There’s Meituan, valued at a $30 billion, which is effectively Yelp, Grubhub and Groupon in one. The company is reportedly considering a U.S. IPO sometime in 2018. Then there’s it’s competitor, Ele.me, which was recently bought by Alibaba for nearly $10 billion.
Next, there’s Didi, Uber’s Chinese competitor. While Uber owns a sizable stake in the company, the price it paid was to effectively admit defeat in the China market, which will likely be one of the world’s largest in the near future. Did is also expanding into other logistics and transportation markets, including bikes and food delivery.
Finally, there’s Toutiao, a popular news app that has surpassed 120 million users and is growing at a staggering rate. The company has become one of the dominant media platforms in China and has started expanding internationally as well. It bought music platform Musical.ly for $800 million. The platform is particularly popular in the U.S. with teens and boasts more than 200 million users.
These platforms are but a few examples of the tidal wave of platforms that are soon to be dominant players in public markets. They are emblematic of a key shift in our economy. The last decade has belonged to platforms. As our Platform Index shows, since 2008, public platform stocks have grown nearly twice as quickly the Nasdaq, which lumps in some platforms with many linear tech companies.
Platforms are no longer a niche part of the economy. Increasingly, these modern monopolies are becoming synonymous with the economy. Microsoft’s period of solo dominance in the 1990s seems quaint by comparison.
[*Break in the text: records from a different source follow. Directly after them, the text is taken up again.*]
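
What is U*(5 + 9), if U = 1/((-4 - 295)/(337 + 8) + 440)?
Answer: 30/941 ≈ 0.031881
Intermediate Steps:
U = 15/6587 (U = 1/(-299/345 + 440) = 1/(-299*1/345 + 440) = 1/(-13/15 + 440) = 1/(6587/15) = 15/6587 ≈ 0.0022772)
U*(5 + 9) = 15*(5 + 9)/6587 = (15/6587)*14 = 30/941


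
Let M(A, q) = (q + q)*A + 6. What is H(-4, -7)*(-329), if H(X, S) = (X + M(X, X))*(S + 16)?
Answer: -100674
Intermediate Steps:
M(A, q) = 6 + 2*A*q (M(A, q) = (2*q)*A + 6 = 2*A*q + 6 = 6 + 2*A*q)
H(X, S) = (16 + S)*(6 + X + 2*X²) (H(X, S) = (X + (6 + 2*X*X))*(S + 16) = (X + (6 + 2*X²))*(16 + S) = (6 + X + 2*X²)*(16 + S) = (16 + S)*(6 + X + 2*X²))
H(-4, -7)*(-329) = (96 + 16*(-4) + 32*(-4)² - 7*(-4) + 2*(-7)*(3 + (-4)²))*(-329) = (96 - 64 + 32*16 + 28 + 2*(-7)*(3 + 16))*(-329) = (96 - 64 + 512 + 28 + 2*(-7)*19)*(-329) = (96 - 64 + 512 + 28 - 266)*(-329) = 306*(-329) = -100674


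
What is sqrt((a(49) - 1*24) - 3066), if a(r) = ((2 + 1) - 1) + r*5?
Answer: I*sqrt(2843) ≈ 53.32*I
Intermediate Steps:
a(r) = 2 + 5*r (a(r) = (3 - 1) + 5*r = 2 + 5*r)
sqrt((a(49) - 1*24) - 3066) = sqrt(((2 + 5*49) - 1*24) - 3066) = sqrt(((2 + 245) - 24) - 3066) = sqrt((247 - 24) - 3066) = sqrt(223 - 3066) = sqrt(-2843) = I*sqrt(2843)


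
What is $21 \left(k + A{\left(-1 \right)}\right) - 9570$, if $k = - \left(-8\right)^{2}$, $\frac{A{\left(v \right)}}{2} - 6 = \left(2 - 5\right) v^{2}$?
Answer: $-10788$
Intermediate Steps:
$A{\left(v \right)} = 12 - 6 v^{2}$ ($A{\left(v \right)} = 12 + 2 \left(2 - 5\right) v^{2} = 12 + 2 \left(- 3 v^{2}\right) = 12 - 6 v^{2}$)
$k = -64$ ($k = \left(-1\right) 64 = -64$)
$21 \left(k + A{\left(-1 \right)}\right) - 9570 = 21 \left(-64 + \left(12 - 6 \left(-1\right)^{2}\right)\right) - 9570 = 21 \left(-64 + \left(12 - 6\right)\right) - 9570 = 21 \left(-64 + 6\right) - 9570 = 21 \left(-58\right) - 9570 = -1218 - 9570 = -10788$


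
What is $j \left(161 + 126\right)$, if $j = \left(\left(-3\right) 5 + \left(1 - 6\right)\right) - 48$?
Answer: $-19516$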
And unlike the last big tech boom in the late 90s, many of these stocks are here to stay. They boast strong profits and solid platform fundamentals.
However, that doesn’t mean they’re immune from a downturn. Unlike last time, the pressure likely won’t come from nonexistent business models and negative gross margins. Instead it may come from regulation.
Facebook has been facing the brunt of regulatory scrutiny, and rightly so, but it’s only the tip of the iceberg. The issue of how governments interact with these modern monopolies will be a central one for the next decade.
Facebook’s own Mark Zuckerberg has even admitted they should face regulation. Apple CEO Tim Cook has also pushed for digital privacy regulation. However, governments are faced with a dilemma.
Since these modern monopolies are such a major part of the S&P 500, a downturn in major platform stocks could cue a major dip for the broader market. While regulation is needed, the short-term consequences could be significant.